Here are some highlights of what happened:

  • The first question concerned the events last month in Libya. The vice president answered first, calling it a tragedy, adding, "We will find and bring to justice the men who did this."
  • Ryan then replied by saying the administration misled the public and bungled the Libyan situation: "If we're hit by terrorists, we're going to call it what it is: a terrorist attack." Ryan continued with a longer indictment of the administration's foreign policy.
  • That led to the first memorable sound bite of the night. Biden responded by saying, "With all due respect, that's a bunch of malarkey. Not a thing he said is accurate." Malarkey is a fun word to hear out loud. Biden later described Ryan's complaints as "a bunch of stuff," which we were then informed is Irish for "malarkey." Fun!
  • The discussion turned soon to domestic policy. Biden criticized Ryan's running mate's infamous comments on the "47 percent", saying those people in the 47 percent "pay more effective tax than Governor Romney pays."
  • Ryan later replied to Biden's 47 percent comment by cleverly referencing Biden's well-known tendency to commit gaffes, saying, "I think the vice president very well knows, that sometimes the words don't come out of your mouth the right way." That got some good laughs from the crowd.
  • The moderator did well to keep both men focused on the topics at hand, which often featured a very animated, at-times emotional Joe Biden and a calmer, generally unruffled Paul Ryan battling back and forth. Another memorable exchange occurred during discussion of each campaign's proposals for Medicare. Biden rattled off statistics and at one point turned to the camera and said, "Folks, trust your instincts on this. ... Their ideas are old and their ideas are bad."

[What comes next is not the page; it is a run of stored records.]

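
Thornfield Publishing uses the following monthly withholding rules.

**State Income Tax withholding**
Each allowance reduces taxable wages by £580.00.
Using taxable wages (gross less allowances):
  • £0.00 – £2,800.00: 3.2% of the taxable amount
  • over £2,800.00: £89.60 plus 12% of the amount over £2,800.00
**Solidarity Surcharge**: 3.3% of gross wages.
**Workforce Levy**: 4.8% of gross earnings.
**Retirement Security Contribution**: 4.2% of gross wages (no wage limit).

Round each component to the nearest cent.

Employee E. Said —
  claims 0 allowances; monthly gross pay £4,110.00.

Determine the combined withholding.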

  • Ryan had a retort ready: "Here's the problem: they got caught with their hands in the cookie jar, turning Medicare into a piggy bank for Obamacare."

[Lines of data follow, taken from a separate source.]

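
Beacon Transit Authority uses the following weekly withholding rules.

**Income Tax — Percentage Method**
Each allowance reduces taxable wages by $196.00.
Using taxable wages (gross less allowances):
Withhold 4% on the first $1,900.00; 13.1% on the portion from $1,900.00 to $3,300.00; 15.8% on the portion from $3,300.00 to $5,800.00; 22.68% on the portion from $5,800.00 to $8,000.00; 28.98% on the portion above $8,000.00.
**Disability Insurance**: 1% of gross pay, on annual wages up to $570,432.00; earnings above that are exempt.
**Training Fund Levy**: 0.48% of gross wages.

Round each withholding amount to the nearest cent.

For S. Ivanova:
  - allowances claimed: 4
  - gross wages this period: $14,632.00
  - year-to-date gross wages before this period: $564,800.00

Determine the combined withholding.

$2,974.66

Income Tax: taxable = $14,632.00 − 4×$196.00 = $13,848.00
  $1,153.36 + 28.98% × ($13,848.00 − $8,000.00) = $1,153.36 + 28.98% × $5,848.00 = $2,848.11
Disability Insurance: cap $570,432.00 − YTD $564,800.00 = $5,632.00 subject; 1% × $5,632.00 = $56.32
Training Fund Levy: 0.48% × $14,632.00 = $70.23
Total: $2,848.11 + $56.32 + $70.23 = $2,974.66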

  • The next big argument was about taxes, which, stunningly, led to many large numbers and complicated statistics being yelled and flung about. It was loud. Loud seems the best way to describe that particular segment.

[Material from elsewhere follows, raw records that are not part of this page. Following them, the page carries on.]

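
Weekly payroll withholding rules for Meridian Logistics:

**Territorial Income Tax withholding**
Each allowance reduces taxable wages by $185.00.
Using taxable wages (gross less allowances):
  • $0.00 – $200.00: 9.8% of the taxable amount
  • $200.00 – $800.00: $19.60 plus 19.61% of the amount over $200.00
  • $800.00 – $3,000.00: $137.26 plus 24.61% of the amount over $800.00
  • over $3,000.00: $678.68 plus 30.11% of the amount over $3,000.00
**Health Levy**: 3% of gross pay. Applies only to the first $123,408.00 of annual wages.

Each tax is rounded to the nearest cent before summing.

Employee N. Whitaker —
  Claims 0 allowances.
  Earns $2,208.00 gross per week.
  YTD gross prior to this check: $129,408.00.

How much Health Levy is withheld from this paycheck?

Health Levy: YTD $129,408.00 ≥ cap $123,408.00 → $0.00

$0.00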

  • “Oh, now you’re Jack Kennedy?” was Biden’s response to Ryan’s bringing up JFK’s tax proposals.
  • Talk then returned to foreign policy, specifically the situation in Pakistan and Afghanistan. Both men lowered their voices to what appeared to be “sober foreign-policy tone.” Biden insisted that American troops would be out of Afghanistan by 2014, saying, “We are leaving in 2014, period. … It’s their responsibility, not America’s.”
  • Ryan criticized the broader picture, saying that what is going on in the world is “the absolute unraveling of the Obama foreign policy.”
  • Another good line: “The calendar works the same every year,” said Ryan, responding to Biden’s discussion of when the fighting season in Afghanistan was.
  • Raddatz moved on to Syria, which gave Biden an opening to say, “The last thing this country needs is to get in another war in the Middle East.” 
  • The final area of discussion was each candidate’s Catholic faith and how it affected their views on abortion. Ryan went first, describing his own pro-life commitment then stating that the Romney administration policy would be against abortion with exceptions for rape, incest or the health of the mother.
  • Biden then drew a difference between his own personal views, as influenced by his Catholic faith, and his policy position, which is pro-choice: “I do not believe we have a right to tell other people how to control their bodies.” 
  • The final question regarded the lack of civility between the two campaigns, which, naturally, led to both men attacking each other. Democracy!

A few surprises: there seemed to be more discussion of foreign policy than domestic; Biden, who is known for overusing (and misusing) the word “literally,” did not say it once; and no one mentioned any Sesame Street characters. We look forward to the upcoming 'Saturday Night Live' parodies—they have plenty to work with.

One instant-reaction poll came from CBS News: 50% said Biden won, 31% said Ryan won, and 19% said it was a tie. Another, from CNN, had 48% favoring Ryan and 44% favoring Biden.